Doherty and Hooker, both of whom opted not to appeal their convictions, would already be released from prison by April 2026.

====Release and retrial order for Pramaggiore and McClain====
On April 14, 2026, a Chicago appeals court ordered for both Anne Pramaggiore and Michael McClain to be released from prison on bail, and also undergo new trials. On April 15, 2026, both Pramaggiore and McClain would both officially be released from prison. Both Prammaggiore and McClain are the only two of the four "ComEd Four" defendants still appealing their convictions, with their co-defendants Jay Doherty and John Hooker having already been released from prison without undergoing conviction appeals. As conditions for their bails, Pramaggiore and McClain are also required to report to pretrial services in the Northern District of Illinois.

==Smart Grid==
In 2016, ComEd made an investment worth $2.6 billion in what is known as their "Smart Grid." The plan will modernize the electric grid in Illinois by improving electric lines, installing smart meters and otherwise upgrading what the company says was badly outdated infrastructure. The intent of the Smart Grid plan is to make the Illinois electric grid stronger and more modern, and to eliminate the need for meter readers. Smart grid technology is similar to smartphone technology in that it uses wireless connectivity to update information about power consumption and other events. ComEd lobbyists wrote the law as mandatory Wireless Smart Meter installations to all customers of Illinois. It was passed by the Illinois General Assembly against vehement and persistent opposition from the Attorney General, AARP and informed Illinois citizens. ComEd spent around $16 million convincing General Assembly to over-ride Governor Quinn's Veto. When elected, Governor Rauner signed another bill favoring ComEd over the rights of citizens to have a choice to opt out from installation of Wireless Smart Meter. ComEd and the other primary utility company in Illinois have together installed more than 3 million smart meters—digital devices that collect information about how much electricity is used—at customer homes and businesses. The meters send that information to ComEd through wireless technology.

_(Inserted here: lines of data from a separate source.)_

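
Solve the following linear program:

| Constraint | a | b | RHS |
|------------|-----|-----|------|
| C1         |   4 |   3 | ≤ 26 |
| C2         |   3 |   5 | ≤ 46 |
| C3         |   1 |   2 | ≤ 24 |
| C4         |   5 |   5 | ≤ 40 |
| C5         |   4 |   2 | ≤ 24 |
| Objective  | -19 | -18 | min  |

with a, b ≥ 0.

Evaluate the objective at each vertex of the feasible region:
  z(0, 0) = 0
  z(6, 0) = -114
  z(5, 2) = -131
  z(2, 6) = -146  ←
  z(0, 8) = -144
The minimum is at a = 2, b = 6.

a = 2, b = 6, z = -146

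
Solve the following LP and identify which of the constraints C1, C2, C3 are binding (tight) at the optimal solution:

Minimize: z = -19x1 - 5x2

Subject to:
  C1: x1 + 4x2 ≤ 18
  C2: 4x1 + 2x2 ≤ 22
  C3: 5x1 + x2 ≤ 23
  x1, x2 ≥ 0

At x1 = 4, x2 = 3, compute slack b - a·x for each constraint:
  C1: 18 − 16 = 2  (slack)
  C2: 22 − 22 = 0  (binding)
  C3: 23 − 23 = 0  (binding)

Optimal: x1 = 4, x2 = 3
Binding: C2, C3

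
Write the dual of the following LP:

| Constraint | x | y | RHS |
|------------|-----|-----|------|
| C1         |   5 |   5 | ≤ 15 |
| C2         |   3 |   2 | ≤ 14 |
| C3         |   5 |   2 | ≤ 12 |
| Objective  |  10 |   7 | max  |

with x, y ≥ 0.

Primal max cᵀx s.t. Ax ≤ b, x ≥ 0  →  Dual min bᵀy s.t. Aᵀy ≥ c, y ≥ 0.

Minimize: z = 15y1 + 14y2 + 12y3

Subject to:
  5y1 + 3y2 + 5y3 ≥ 10
  5y1 + 2y2 + 2y3 ≥ 7
  y1, y2, y3 ≥ 0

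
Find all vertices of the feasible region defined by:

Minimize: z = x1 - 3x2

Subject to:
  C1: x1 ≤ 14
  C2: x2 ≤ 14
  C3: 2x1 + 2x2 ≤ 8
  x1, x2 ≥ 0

(0, 0), (4, 0), (0, 4)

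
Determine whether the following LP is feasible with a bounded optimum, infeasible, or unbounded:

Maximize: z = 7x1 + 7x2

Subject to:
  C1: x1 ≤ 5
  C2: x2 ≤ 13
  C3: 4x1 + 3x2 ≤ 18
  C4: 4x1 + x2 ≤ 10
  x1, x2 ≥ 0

Feasible with a bounded optimal solution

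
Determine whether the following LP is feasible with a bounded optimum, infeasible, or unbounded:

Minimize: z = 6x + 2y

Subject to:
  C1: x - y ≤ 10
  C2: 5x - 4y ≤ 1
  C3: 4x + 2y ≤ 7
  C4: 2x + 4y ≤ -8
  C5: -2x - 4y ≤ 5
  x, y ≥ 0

Infeasible (no feasible solution exists)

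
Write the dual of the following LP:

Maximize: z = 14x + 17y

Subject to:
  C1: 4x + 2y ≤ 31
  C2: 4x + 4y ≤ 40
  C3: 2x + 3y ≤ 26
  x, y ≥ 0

Primal max cᵀx s.t. Ax ≤ b, x ≥ 0  →  Dual min bᵀy s.t. Aᵀy ≥ c, y ≥ 0.

Minimize: z = 31y1 + 40y2 + 26y3

Subject to:
  4y1 + 4y2 + 2y3 ≥ 14
  2y1 + 4y2 + 3y3 ≥ 17
  y1, y2, y3 ≥ 0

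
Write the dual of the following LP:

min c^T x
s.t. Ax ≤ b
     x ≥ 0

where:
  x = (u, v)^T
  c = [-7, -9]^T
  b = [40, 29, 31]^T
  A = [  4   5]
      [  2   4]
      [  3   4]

Primal min cᵀx s.t. Ax ≤ b, x ≥ 0  →  Dual max −bᵀy s.t. Aᵀy ≥ −c, y ≥ 0.

Maximize: z = -40y1 - 29y2 - 31y3

Subject to:
  4y1 + 2y2 + 3y3 ≥ 7
  5y1 + 4y2 + 4y3 ≥ 9
  y1, y2, y3 ≥ 0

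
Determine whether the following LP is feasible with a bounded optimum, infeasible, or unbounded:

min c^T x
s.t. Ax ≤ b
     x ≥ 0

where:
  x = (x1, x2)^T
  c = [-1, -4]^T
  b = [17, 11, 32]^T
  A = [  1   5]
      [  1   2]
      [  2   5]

Feasible with a bounded optimal solution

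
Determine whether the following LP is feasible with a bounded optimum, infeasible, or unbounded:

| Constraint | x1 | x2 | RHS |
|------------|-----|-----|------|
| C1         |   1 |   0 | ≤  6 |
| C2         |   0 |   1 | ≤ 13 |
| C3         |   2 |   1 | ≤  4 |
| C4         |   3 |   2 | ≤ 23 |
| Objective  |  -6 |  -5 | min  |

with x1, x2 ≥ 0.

Feasible with a bounded optimal solution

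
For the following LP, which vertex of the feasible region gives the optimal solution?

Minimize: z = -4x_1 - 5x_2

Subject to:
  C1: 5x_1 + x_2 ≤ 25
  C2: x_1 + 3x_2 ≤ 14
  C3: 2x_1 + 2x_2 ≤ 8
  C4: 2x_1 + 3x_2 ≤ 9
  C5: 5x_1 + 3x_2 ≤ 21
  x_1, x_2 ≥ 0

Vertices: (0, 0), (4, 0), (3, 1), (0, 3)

Evaluate the objective at each vertex of the feasible region:
  z(0, 0) = 0
  z(4, 0) = -16
  z(3, 1) = -17  ←
  z(0, 3) = -15
The minimum is at x_1 = 3, x_2 = 1.

(3, 1)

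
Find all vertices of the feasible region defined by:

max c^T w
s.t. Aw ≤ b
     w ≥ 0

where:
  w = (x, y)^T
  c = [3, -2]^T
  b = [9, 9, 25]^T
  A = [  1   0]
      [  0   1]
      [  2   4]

(0, 0), (9, 0), (9, 1.75), (0, 6.25)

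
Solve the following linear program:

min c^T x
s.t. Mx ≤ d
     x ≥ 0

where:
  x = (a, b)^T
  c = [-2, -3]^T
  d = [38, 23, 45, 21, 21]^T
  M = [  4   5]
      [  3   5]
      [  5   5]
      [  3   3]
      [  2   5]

Evaluate the objective at each vertex of the feasible region:
  z(0, 0) = 0
  z(7, 0) = -14
  z(6, 1) = -15  ←
  z(2, 3.4) = -14.2
  z(0, 4.2) = -12.6
The minimum is at a = 6, b = 1.

a = 6, b = 1, z = -15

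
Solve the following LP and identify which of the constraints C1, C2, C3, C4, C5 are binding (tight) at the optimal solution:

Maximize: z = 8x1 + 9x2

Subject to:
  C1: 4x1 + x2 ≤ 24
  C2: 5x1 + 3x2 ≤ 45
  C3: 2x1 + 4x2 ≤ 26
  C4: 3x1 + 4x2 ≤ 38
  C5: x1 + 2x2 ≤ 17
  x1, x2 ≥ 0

At x1 = 5, x2 = 4, compute slack b - a·x for each constraint:
  C1: 24 − 24 = 0  (binding)
  C2: 45 − 37 = 8  (slack)
  C3: 26 − 26 = 0  (binding)
  C4: 38 − 31 = 7  (slack)
  C5: 17 − 13 = 4  (slack)

Optimal: x1 = 5, x2 = 4
Binding: C1, C3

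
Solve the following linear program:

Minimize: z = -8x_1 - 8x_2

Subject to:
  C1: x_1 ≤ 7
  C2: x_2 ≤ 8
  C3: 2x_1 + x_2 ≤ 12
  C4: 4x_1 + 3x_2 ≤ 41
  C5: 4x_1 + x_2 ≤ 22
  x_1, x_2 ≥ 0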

ComEd has said that the technology "has avoided 7.6 million outages and generated $1.4 billion in societal savings."

The Smart Meter replacement project was awarded to Aclara Smart Grid Solutions, with the rollout starting in late 2016 in Chicago. The project was completed in 2019 in the western edge of the ComEd service territory.

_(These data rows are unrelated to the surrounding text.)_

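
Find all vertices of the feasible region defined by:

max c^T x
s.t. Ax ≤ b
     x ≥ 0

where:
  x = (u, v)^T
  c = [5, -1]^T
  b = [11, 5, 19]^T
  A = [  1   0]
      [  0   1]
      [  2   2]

(0, 0), (9.5, 0), (4.5, 5), (0, 5)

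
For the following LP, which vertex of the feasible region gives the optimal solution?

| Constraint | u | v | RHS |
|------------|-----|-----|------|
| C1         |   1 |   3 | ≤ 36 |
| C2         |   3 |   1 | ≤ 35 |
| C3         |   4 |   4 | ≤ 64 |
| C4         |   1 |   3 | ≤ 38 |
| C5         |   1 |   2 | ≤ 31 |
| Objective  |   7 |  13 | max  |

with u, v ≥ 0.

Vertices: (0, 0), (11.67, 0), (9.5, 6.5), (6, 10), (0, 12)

Evaluate the objective at each vertex of the feasible region:
  z(0, 0) = 0
  z(11.67, 0) = 81.67
  z(9.5, 6.5) = 151
  z(6, 10) = 172  ←
  z(0, 12) = 156
The maximum is at u = 6, v = 10.

(6, 10)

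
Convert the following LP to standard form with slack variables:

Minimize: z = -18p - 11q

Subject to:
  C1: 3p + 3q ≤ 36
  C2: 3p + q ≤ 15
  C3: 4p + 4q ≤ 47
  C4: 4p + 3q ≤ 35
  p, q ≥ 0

min z = -18p - 11q

s.t.
  3p + 3q + s1 = 36
  3p + q + s2 = 15
  4p + 4q + s3 = 47
  4p + 3q + s4 = 35
  p, q, s1, s2, s3, s4 ≥ 0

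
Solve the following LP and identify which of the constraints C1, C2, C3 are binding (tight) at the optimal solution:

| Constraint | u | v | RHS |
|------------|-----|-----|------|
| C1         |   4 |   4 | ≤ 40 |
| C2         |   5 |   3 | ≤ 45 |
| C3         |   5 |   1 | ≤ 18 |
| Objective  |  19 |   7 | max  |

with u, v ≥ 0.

At u = 2, v = 8, compute slack b - a·x for each constraint:
  C1: 40 − 40 = 0  (binding)
  C2: 45 − 34 = 11  (slack)
  C3: 18 − 18 = 0  (binding)

Optimal: u = 2, v = 8
Binding: C1, C3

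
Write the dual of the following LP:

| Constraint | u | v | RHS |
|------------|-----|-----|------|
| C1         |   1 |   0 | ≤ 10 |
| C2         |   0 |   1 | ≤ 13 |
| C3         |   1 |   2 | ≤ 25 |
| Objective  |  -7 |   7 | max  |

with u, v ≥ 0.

Primal max cᵀx s.t. Ax ≤ b, x ≥ 0  →  Dual min bᵀy s.t. Aᵀy ≥ c, y ≥ 0.

Minimize: z = 10y1 + 13y2 + 25y3

Subject to:
  y1 + y3 ≥ -7
  y2 + 2y3 ≥ 7
  y1, y2, y3 ≥ 0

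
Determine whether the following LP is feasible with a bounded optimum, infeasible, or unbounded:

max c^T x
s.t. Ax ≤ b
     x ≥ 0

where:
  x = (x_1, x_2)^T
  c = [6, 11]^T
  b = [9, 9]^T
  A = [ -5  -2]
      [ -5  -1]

Unbounded (objective can increase without bound)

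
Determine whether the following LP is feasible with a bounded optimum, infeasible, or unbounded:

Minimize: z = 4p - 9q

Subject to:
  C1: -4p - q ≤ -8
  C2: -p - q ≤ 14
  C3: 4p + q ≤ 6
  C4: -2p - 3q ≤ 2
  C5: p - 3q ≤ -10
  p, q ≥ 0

Infeasible (no feasible solution exists)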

On February 28, 2018, Illinois utility regulators authorized ComEd to establish a 10-year electric microgrid demonstration project on the South Side of Chicago. "The Bronzeville Community Microgrid Project will connect with a microgrid at the Illinois Institute of Technology, creating one of the first utility-scale microgrid clusters in the nation, ComEd officials said," according to Daily Energy Insider.